Separate the nipple in the top of the Solenoid Valve from the ball valve.
Remove the nipple from the old Solenoid Valve. Be careful not to damage the threads on the nipple with the pipe wrench.
Remove the remaining PVC pipe from the bottom of the old Solenoid Valve. TIP: Do not reduce the pipe size on the outlet side. Keep it at 1 inch, otherwise there may be water hammer and the valve will shack.
Apply teflon tape to the nipple threads and insert into the top of the new Solenoid Valve. The top is the inlet side. Refer to the “Flow” markings on the Solenoid Valve.
Apply teflon tape to the PVC pipe threads and insert into the bottom of the Solenoid Valve. The bottom is the outlet side.
Insert the nipple into the ball valve.
Connect the union and PVC pipe above the ball valve. =Step 12 Feed the two wires from the new Solenoid Valve through the flexible conduit connector and flexible conduit.
Attach the wires of the new Solenoid Valve with new butt connectors. It does not matter which wire goes where.

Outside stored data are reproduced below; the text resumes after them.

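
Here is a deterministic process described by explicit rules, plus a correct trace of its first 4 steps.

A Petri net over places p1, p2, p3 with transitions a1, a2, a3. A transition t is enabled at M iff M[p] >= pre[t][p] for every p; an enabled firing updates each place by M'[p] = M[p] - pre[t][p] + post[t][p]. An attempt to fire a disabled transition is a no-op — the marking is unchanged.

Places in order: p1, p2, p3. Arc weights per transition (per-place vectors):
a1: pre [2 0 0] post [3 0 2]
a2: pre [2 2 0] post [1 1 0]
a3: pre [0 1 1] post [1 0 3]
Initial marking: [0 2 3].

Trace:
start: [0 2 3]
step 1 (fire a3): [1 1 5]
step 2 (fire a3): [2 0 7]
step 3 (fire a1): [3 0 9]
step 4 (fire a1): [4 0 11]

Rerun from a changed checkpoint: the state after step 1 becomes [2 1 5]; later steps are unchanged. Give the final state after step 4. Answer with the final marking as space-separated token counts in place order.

state after step 1 := [2 1 5]
step 2 (fire a3): [3 0 7]
step 3 (fire a1): [4 0 9]
step 4 (fire a1): [5 0 11]

5 0 11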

Open the ball valve and restore power. TIP: Adjust the valve opening about half way for initial start up.
If you are having difficulties with the Solenoid Valve, one or a combination of the following might be the problem, in no particular order.
Does the Solenoid have power?
To check the Solenoid, remove the screw on the top. Be sure not to lose the small o-ring. Apply 100v to see if the Solenoid moves (pulls in). Is the valve control adjusted correctly? Twist the control knob clockwise until the knob will twist no more. Next, twist the knob counter clockwise and count the number of twists. Twist the knob clockwise half the number of counter clockwise twists. This will adjust the control knob halfway.
Is the valve or PVC pipe obstructed?
In order to make this determination, you may need to disassemble the Solenoid Valve from the PVC fittings. The easiest way to do this is to disconnect the union above the ball valve and PVC pipe. This will allow you to remove the assembly from the Anolyte Tank. One sure way the Solenoid Valve may have gotten obstructed is if the initial installer used “pipe dope” on the threads instead of teflon tape.
Is the ball valve above the Solenoid Valve open?
Was the Solenoid Valve installed correctly?
Molded into the Valve are arrows that indicate the correct flow direction. The valve should be installed so the arrows point down to the Anolyte Tank.
Make sure the line pressure is a minimum of 10 psi.
Use UFS PN 275001 for a replacement Solenoid.